[For Beginners] Understanding the KMP Algorithm by Comparing with the Brute-Force

#beginners #algorithms

The Knuth-Morris-Pratt algorithm (KMP), a well-known string search algorithm, is a method designed to efficiently perform pattern matching by minimizing unnecessary comparisons. To help both beginners and myself deepen our understanding, I’ll explain the basic ideas and workings of the KMP algorithm.

In this article, we’ll refer to the string pattern to be searched as the query and the string in which we want to find the query as the text.
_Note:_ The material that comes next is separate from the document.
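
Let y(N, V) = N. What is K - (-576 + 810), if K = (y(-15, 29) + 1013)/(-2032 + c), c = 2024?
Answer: -1435/4 ≈ -358.75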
The Limitations of the Brute-Force Method

When it comes to string search algorithms, the simplest form is the brute-force method (also referred to as the naive method). Few would dispute this. Here, let’s consider a text of length n and a query of length m. The brute-force method compares the query to the text character by character, starting from the beginning, and continues until a match is found.

However, this approach has a worst-case time complexity of O(nm), making it inefficient for long strings. For instance, in the following example, the brute-force method requires 20 comparisons:

Text: ABABAABABAB

Query: ABABAB

The KMP algorithm, on the other hand, can reduce this to just 14 comparisons.

The Key to the Algorithm: The Failure Table

The core idea of the KMP algorithm is to maximize the use of already matched parts even when a mismatch occurs. To achieve this, the algorithm relies on a data structure called the Failure Table (also referred to as the shift table or partial match table). This table helps determine where to resume the comparison after a mismatch.

The Failure Table has two main characteristics:

It grows row by row as the query pattern is built one character at a time. Each row represents a scenario where the text and query match up to a certain point.
It calculates the shift value by extracting the longest matching prefix and suffix for each substring of the query. This value represents the length of the longest overlapping prefix and suffix, which tells us how far we can skip ahead in the text after a mismatch.

The Failure Table is constructed using only the query string. By analyzing substrings of the query, from one character up to m characters, it records how much of the query matches itself in terms of prefixes and suffixes. Let’s take a look at an example to clarify.

Query: ABABAB

PATTERN	PREFIX + (others)	(others) + SUFFIX	SHIFT
A	-	-	0
AB	A + (b)	(a) B	0
ABA	A + (ba)	(ab) + A	1
ABAB	AB + (ab)	(ab) + AB	2
ABABA	ABA + (ba)	(ab) + ABA	3
ABABAB	ABAB + (ab)	(ab) + ABAB	4

Using the Failure Table: A Practical Example

Let’s see how the Failure Table is used during pattern matching with the KMP algorithm. We’ll use the same text and query as mentioned earlier.

On the first attempt, the algorithm successfully matches up to the 5th character. However, the final character results in a mismatch. Now, instead of restarting the comparison from the next character in the text, the KMP algorithm uses the Failure Table to decide whether to continue from the current position or to backtrack slightly.

Here’s how it works:

The algorithm identifies that the last matched character was at position 5 (A). In the Failure Table, this corresponds to index 4.
The Failure Table indicates that FailureTable[4] = A, showing a potential overlap. The shift value for this position is 3.
This means the next comparison can resume from text[5] and pattern[3], skipping unnecessary comparisons.

This efficient skip allows the algorithm to continue without rechecking the already matched portion, saving computational effort.

Repeating this process, the algorithm determines a match after a total of 14 comparisons. From a computational perspective, constructing the Failure Table has a complexity of O(m), and the search process has a complexity of O(n). Therefore, the worst-case time complexity of the KMP algorithm is O(n + m).

One key point to remember is that the KMP algorithm never backtracks the index on the text side. Keeping this feature in mind can help prevent confusion when implementing the algorithm.

At first glance, the KMP algorithm may seem complex, but its core idea is simple: to reduce unnecessary comparisons. By understanding and utilizing the Failure Table, efficient string search becomes achievable.

I hope this article has helped you grasp the basics of the KMP algorithm.